EcoHab.py - analysing data from Eco-HAB

*Data analysis method*

The raw data saved by the Eco-HAB are a series of events where an RFID tag is detected by an antenna. Every such event is characterized by: a sequential event number, date and time (given with the precision of 1 millisecond), antenna number, and RFID tag number. The events are written to text files, with each file containing the data collected during one hour. 

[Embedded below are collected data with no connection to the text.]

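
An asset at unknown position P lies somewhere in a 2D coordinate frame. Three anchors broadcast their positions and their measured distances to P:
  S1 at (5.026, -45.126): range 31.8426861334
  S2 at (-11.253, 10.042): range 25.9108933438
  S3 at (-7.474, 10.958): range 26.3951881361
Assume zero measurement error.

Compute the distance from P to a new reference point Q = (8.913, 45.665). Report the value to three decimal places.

62.980

eq1: (x − 5.026)² + (y + 45.126)² = 31.8426861334²
eq2: (x + 11.253)² + (y − 10.042)² = 25.9108933438²
eq3: (x + 7.474)² + (y − 10.958)² = 26.3951881361²
eq1−eq3, eq1−eq2 (x²,y² cancel):
  -25.000·x + 112.168·y = -1568.427409
  -32.558·x + 110.336·y = -1491.562513
det = -25.000·110.336 − 112.168·-32.558 = 893.565744
x = (-1568.427409·110.336 − 112.168·-1491.562513) / 893.565744 = -6.433128
y = (-25.000·-1491.562513 − -1568.427409·-32.558) / 893.565744 = -15.416657
|P − Q| = √((-6.433128 − 8.913)² + (-15.416657 − 45.665)²) = 62.979937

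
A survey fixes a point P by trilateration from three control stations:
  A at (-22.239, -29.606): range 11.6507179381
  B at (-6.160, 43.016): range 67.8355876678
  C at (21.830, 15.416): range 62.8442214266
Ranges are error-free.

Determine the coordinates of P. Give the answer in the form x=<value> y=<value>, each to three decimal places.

eq1: (x + 22.239)² + (y + 29.606)² = 11.6507179381²
eq2: (x + 6.160)² + (y − 43.016)² = 67.8355876678²
eq3: (x − 21.830)² + (y − 15.416)² = 62.8442214266²
eq2−eq1, eq2−eq3 (x²,y² cancel):
  -32.158·x − 145.244·y = 3948.694227
  55.980·x − 55.200·y = -521.849112
det = -32.158·-55.200 − -145.244·55.980 = 9905.880720
x = (3948.694227·-55.200 − -145.244·-521.849112) / 9905.880720 = -29.655452
y = (-32.158·-521.849112 − 3948.694227·55.980) / 9905.880720 = -20.620709

x=-29.655 y=-20.621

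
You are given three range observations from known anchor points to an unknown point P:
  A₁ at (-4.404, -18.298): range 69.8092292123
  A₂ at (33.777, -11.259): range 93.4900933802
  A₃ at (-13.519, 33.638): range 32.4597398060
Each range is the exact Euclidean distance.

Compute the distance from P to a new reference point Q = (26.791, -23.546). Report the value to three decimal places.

eq1: (x + 4.404)² + (y + 18.298)² = 69.8092292123²
eq2: (x − 33.777)² + (y + 11.259)² = 93.4900933802²
eq3: (x + 13.519)² + (y − 33.638)² = 32.4597398060²
eq2−eq1, eq2−eq3 (x²,y² cancel):
  -76.362·x − 14.078·y = 2953.630287
  -94.592·x + 89.794·y = 7733.390447
det = -76.362·89.794 − -14.078·-94.592 = -8188.515604
x = (2953.630287·89.794 − -14.078·7733.390447) / -8188.515604 = -45.684586
y = (-76.362·7733.390447 − 2953.630287·-94.592) / -8188.515604 = 37.998018
|P − Q| = √((-45.684586 − 26.791)² + (37.998018 − -23.546)²) = 95.080896

95.081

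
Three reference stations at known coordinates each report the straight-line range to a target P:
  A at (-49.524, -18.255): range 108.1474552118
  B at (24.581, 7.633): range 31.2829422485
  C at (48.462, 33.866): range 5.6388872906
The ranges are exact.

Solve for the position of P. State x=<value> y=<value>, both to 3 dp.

eq1: (x + 49.524)² + (y + 18.255)² = 108.1474552118²
eq2: (x − 24.581)² + (y − 7.633)² = 31.2829422485²
eq3: (x − 48.462)² + (y − 33.866)² = 5.6388872906²
eq2−eq3, eq2−eq1 (x²,y² cancel):
  47.762·x + 52.466·y = 3779.808576
  -148.210·x − 51.776·y = -8593.866242
det = 47.762·-51.776 − 52.466·-148.210 = 5303.060548
x = (3779.808576·-51.776 − 52.466·-8593.866242) / 5303.060548 = 48.119839
y = (47.762·-8593.866242 − 3779.808576·-148.210) / 5303.060548 = 28.237503

x=48.120 y=28.238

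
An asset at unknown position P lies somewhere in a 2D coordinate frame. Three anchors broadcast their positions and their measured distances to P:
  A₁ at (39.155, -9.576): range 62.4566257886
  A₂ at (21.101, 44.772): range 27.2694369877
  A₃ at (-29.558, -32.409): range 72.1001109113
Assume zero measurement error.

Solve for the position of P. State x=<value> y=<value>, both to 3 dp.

eq1: (x − 39.155)² + (y + 9.576)² = 62.4566257886²
eq2: (x − 21.101)² + (y − 44.772)² = 27.2694369877²
eq3: (x + 29.558)² + (y + 32.409)² = 72.1001109113²
eq1−eq2, eq1−eq3 (x²,y² cancel):
  -36.108·x + 108.696·y = 3982.178295
  -137.426·x − 45.666·y = -998.391045
det = -36.108·-45.666 − 108.696·-137.426 = 16586.564424
x = (3982.178295·-45.666 − 108.696·-998.391045) / 16586.564424 = -4.420990
y = (-36.108·-998.391045 − 3982.178295·-137.426) / 16586.564424 = 35.167303

x=-4.421 y=35.167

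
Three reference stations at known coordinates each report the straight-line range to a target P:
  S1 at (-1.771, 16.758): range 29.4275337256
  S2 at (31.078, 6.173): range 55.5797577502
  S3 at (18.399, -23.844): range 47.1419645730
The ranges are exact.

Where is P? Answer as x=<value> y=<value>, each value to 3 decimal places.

eq1: (x + 1.771)² + (y − 16.758)² = 29.4275337256²
eq2: (x − 31.078)² + (y − 6.173)² = 55.5797577502²
eq3: (x − 18.399)² + (y + 23.844)² = 47.1419645730²
eq2−eq1, eq2−eq3 (x²,y² cancel):
  -65.698·x + 21.170·y = 1503.148722
  -25.358·x − 60.034·y = 769.856172
det = -65.698·-60.034 − 21.170·-25.358 = 4480.942592
x = (1503.148722·-60.034 − 21.170·769.856172) / 4480.942592 = -23.775776
y = (-65.698·769.856172 − 1503.148722·-25.358) / 4480.942592 = -2.780925

x=-23.776 y=-2.781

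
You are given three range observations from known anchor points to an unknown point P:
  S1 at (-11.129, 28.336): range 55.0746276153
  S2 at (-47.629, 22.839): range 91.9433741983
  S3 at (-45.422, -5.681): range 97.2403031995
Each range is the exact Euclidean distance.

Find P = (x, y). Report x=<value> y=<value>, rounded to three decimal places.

eq1: (x + 11.129)² + (y − 28.336)² = 55.0746276153²
eq2: (x + 47.629)² + (y − 22.839)² = 91.9433741983²
eq3: (x + 45.422)² + (y + 5.681)² = 97.2403031995²
eq2−eq3, eq2−eq1 (x²,y² cancel):
  4.414·x − 57.040·y = -1696.802224
  73.000·x + 10.994·y = 3557.011427
det = 4.414·10.994 − -57.040·73.000 = 4212.447516
x = (-1696.802224·10.994 − -57.040·3557.011427) / 4212.447516 = 43.736400
y = (4.414·3557.011427 − -1696.802224·73.000) / 4212.447516 = 33.132095

x=43.736 y=33.132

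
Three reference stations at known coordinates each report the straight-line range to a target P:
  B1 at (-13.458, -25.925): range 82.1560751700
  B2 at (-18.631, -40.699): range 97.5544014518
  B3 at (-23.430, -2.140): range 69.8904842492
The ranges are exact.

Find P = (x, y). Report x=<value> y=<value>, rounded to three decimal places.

x=28.357 y=44.793

eq1: (x + 13.458)² + (y + 25.925)² = 82.1560751700²
eq2: (x + 18.631)² + (y + 40.699)² = 97.5544014518²
eq3: (x + 23.430)² + (y + 2.140)² = 69.8904842492²
eq3−eq2, eq3−eq1 (x²,y² cancel):
  9.598·x − 77.118·y = -3182.203192
  19.944·x − 47.570·y = -1565.262010
det = 9.598·-47.570 − -77.118·19.944 = 1081.464532
x = (-3182.203192·-47.570 − -77.118·-1565.262010) / 1081.464532 = 28.357407
y = (9.598·-1565.262010 − -3182.203192·19.944) / 1081.464532 = 44.793402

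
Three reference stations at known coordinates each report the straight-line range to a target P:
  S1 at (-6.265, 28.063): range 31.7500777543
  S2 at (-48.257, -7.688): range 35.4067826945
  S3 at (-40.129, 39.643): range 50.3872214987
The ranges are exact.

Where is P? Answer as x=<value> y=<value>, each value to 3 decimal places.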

The key step of the analysis is to convert a series of antenna registrations of a single mouse to a series of visits (here termed sessions) of that mouse to the four cages. The basic idea is that we consider two consecutive antenna registrations and based on the location of these antennas we determine in which of the cages the mouse spent that period. This simple idea is complicated by the fact that in rare cases a mouse can pass through an antenna without trigerring an event. Specifically, we use the following procedure:

1. for each mouse we make a list of all events e1, e2, ... eN, 
2. we consider two consecutive events at a time, that is (e1, e2) in the first step, then (e2, e3), and so on until (eN-1, eN),
3. for each pair of events we check the following conditions:
3a. if the time between the two events is less than a given threshold (we used two seconds), the pair is skipped,
3b. if both events were recorded at the same antenna, we determine that the mouse spent that time in the nearest cage,
3c. if both events were recorded in the same corridor, the pair is skipped,
3d. if the two events were recorded in two corridors adjacent to a cage, we determine that the mouse spent that time in the cage,
3e. if the two events were recorded in the opposite (parallel) coridors, the pair is skipped. This is a very rare event, as it can only happen if a mouse passes at least two antennas unnoticed.

The result of this procedure is a list of sessions, with each session characterized by start and end times, cage number and RFID tag number. Additionally, for each session we store a flag indicating whether the two antenna registrations which were converted to this session were in the consecutive antennas. 

*Implementation*

The method described above has been implemented in Python 2.7 programming language. We provide a Python script EcoHab.py which exposes two classes: EcoHabData and EcoHabSessions. The EcoHabData object is used to load and merge raw text files containing antenna events. The syntax is:

ehd = EcoHabData(path_to_data)

The list of tag numbers is stored in ehd.mice. The data can be accesed through methods ehd.getantennas(mice), ehd.gettimes(mice), which return antenna numbers and event times, respectively, for tags listed as an argument 'mice' (can be a single tag or a list).

The EcoHabSessions object is then created based on ehd:
ehs = EcoHabSessions(ehd)
This generates the list of sessions. The data can be acceses through methods ehs.getaddresses(mice), ehs.getstarttimes(mice), ehs.getendtimes(mice), and ehs.getdurations(mice), which return cage numbers, start times, end times, and durations of sessions, respectively. Data can be masked using ehs.mask_data(t1, t2). In that case, only sessions starting after t1 and before t2 will be considered. 

All times are internally represented as UNIX epochs (ie., time in seconds since a fixed date in history). To facilitate masking the data to relevant periods within the experiment, the experimental phases are defined in a text file config.txt in the following format:

[EMPTY 1 dark]
startdate = 16.02.2015
starttime = 12:00
enddate = 17.02.2015
endtime = 00:00

Such a configuration file is read using a helper class ExperimentConfigFile (defined in ExperimentConfigFile.py):
cf = ExperimentConfigFile(path_to_data),
and masking can be now achieved using eg.:
ehs.mask_data(*cf.gettime('EMPTY 1 dark'))
From now on all responses will be limited to sessions starting during the 'EMPTY 1 dark' phase. 

The scripts for data analysis together with an example data set (one cohort of BALB VPA mice) are provided as supplementary online material.